Purpose: The objective is to test a model that includes medical, nursing and pharmacy interventions to predict the cost of hospitalization for one elderly patient population.

Study Design: The study uses 4 years of electronic data obtained from hospital records that include the Nursing Interventions Classification (NIC) to document nursing treatments. This is part of a larger study funded by NINR and AHRQ that is one of the first to conduct nursing outcomes effectiveness research using existing clinical and operational data that reside in several electronic data repositories in a large academic medical center. The sample consisted of 11, 756 hospitalizations from 8,988 patients aged 60 or older admitted for acute care services (7/1/98-6/30/02) in one tertiary care facility who had received the NIC intervention of Fall Prevention or were at risk of falling. Data were analyzed using generalized estimation equation models.
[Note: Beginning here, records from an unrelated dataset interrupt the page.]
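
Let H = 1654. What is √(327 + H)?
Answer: √1981 ≈ 44.508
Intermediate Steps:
√(327 + H) = √(327 + 1654) = √1981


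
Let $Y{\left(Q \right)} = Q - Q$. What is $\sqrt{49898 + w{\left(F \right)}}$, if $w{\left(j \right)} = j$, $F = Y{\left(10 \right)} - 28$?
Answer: $\sqrt{49870} \approx 223.32$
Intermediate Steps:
$Y{\left(Q \right)} = 0$
$F = -28$ ($F = 0 - 28 = -28$)
$\sqrt{49898 + w{\left(F \right)}} = \sqrt{49898 - 28} = \sqrt{49870}$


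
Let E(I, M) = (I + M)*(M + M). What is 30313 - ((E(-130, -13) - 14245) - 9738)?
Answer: 50578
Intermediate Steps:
E(I, M) = 2*M*(I + M) (E(I, M) = (I + M)*(2*M) = 2*M*(I + M))
30313 - ((E(-130, -13) - 14245) - 9738) = 30313 - ((2*(-13)*(-130 - 13) - 14245) - 9738) = 30313 - ((2*(-13)*(-143) - 14245) - 9738) = 30313 - ((3718 - 14245) - 9738) = 30313 - (-10527 - 9738) = 30313 - 1*(-20265) = 30313 + 20265 = 50578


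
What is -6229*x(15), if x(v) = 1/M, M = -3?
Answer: 6229/3 ≈ 2076.3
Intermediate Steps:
x(v) = -⅓ (x(v) = 1/(-3) = -⅓)
-6229*x(15) = -6229*(-⅓) = 6229/3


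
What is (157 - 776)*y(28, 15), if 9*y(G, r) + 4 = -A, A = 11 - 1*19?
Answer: -2476/9 ≈ -275.11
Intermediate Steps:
A = -8 (A = 11 - 19 = -8)
y(G, r) = 4/9 (y(G, r) = -4/9 + (-1*(-8))/9 = -4/9 + (⅑)*8 = -4/9 + 8/9 = 4/9)
(157 - 776)*y(28, 15) = (157 - 776)*(4/9) = -619*4/9 = -2476/9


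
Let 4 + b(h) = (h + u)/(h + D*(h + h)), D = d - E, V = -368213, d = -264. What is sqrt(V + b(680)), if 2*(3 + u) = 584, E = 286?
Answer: I*sqrt(177893144953230)/21980 ≈ 606.81*I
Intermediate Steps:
u = 289 (u = -3 + (1/2)*584 = -3 + 292 = 289)
D = -550 (D = -264 - 1*286 = -264 - 286 = -550)
b(h) = -4 - (289 + h)/(1099*h) (b(h) = -4 + (h + 289)/(h - 550*(h + h)) = -4 + (289 + h)/(h - 1100*h) = -4 + (289 + h)/((-1099*h)) = -4 + (289 + h)*(-1/(1099*h)) = -4 - (289 + h)/(1099*h))
sqrt(V + b(680)) = sqrt(-368213 + (1/1099)*(-289 - 4397*680)/680) = sqrt(-368213 + (1/1099)*(1/680)*(-289 - 2989960)) = sqrt(-368213 + (1/1099)*(1/680)*(-2990249)) = sqrt(-368213 - 175897/43960) = sqrt(-16186819377/43960) = I*sqrt(177893144953230)/21980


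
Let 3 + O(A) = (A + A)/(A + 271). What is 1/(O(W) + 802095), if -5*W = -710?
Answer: 413/331264280 ≈ 1.2467e-6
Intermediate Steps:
W = 142 (W = -⅕*(-710) = 142)
O(A) = -3 + 2*A/(271 + A) (O(A) = -3 + (A + A)/(A + 271) = -3 + (2*A)/(271 + A) = -3 + 2*A/(271 + A))
1/(O(W) + 802095) = 1/((-813 - 1*142)/(271 + 142) + 802095) = 1/((-813 - 142)/413 + 802095) = 1/((1/413)*(-955) + 802095) = 1/(-955/413 + 802095) = 1/(331264280/413) = 413/331264280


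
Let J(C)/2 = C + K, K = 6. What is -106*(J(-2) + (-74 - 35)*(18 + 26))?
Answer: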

Principal Findings: Chief predictors of cost of hospitalization were 1) medical, pharmacy, and nursing interventions, 2) nursing unit variables (nurse staffing, number of units where the patient resided), and 3) severity of illness. Surprisingly few clinical conditions and no demographic data were related to cost. Most variables related to cost were interventions (medical, pharmacy, and nursing); some were related to increased cost while others were associated with decreased cost. Use of nursing interventions, on average, were less costly that use of medical or pharmacy interventions. For each additional intervention, median cost rose, on average $750.00 for each medical intervention; $183 for each medication; and $159.00 for each nursing intervention.

Conclusions: The model explained 86% of the variance in cost. The majority of variance was related to interventions (nursing, medical and pharmacy).

Implications: Nurses need to work with those in information systems to implement standardized nursing language and to print reports that demonstrate intervention use for their patients.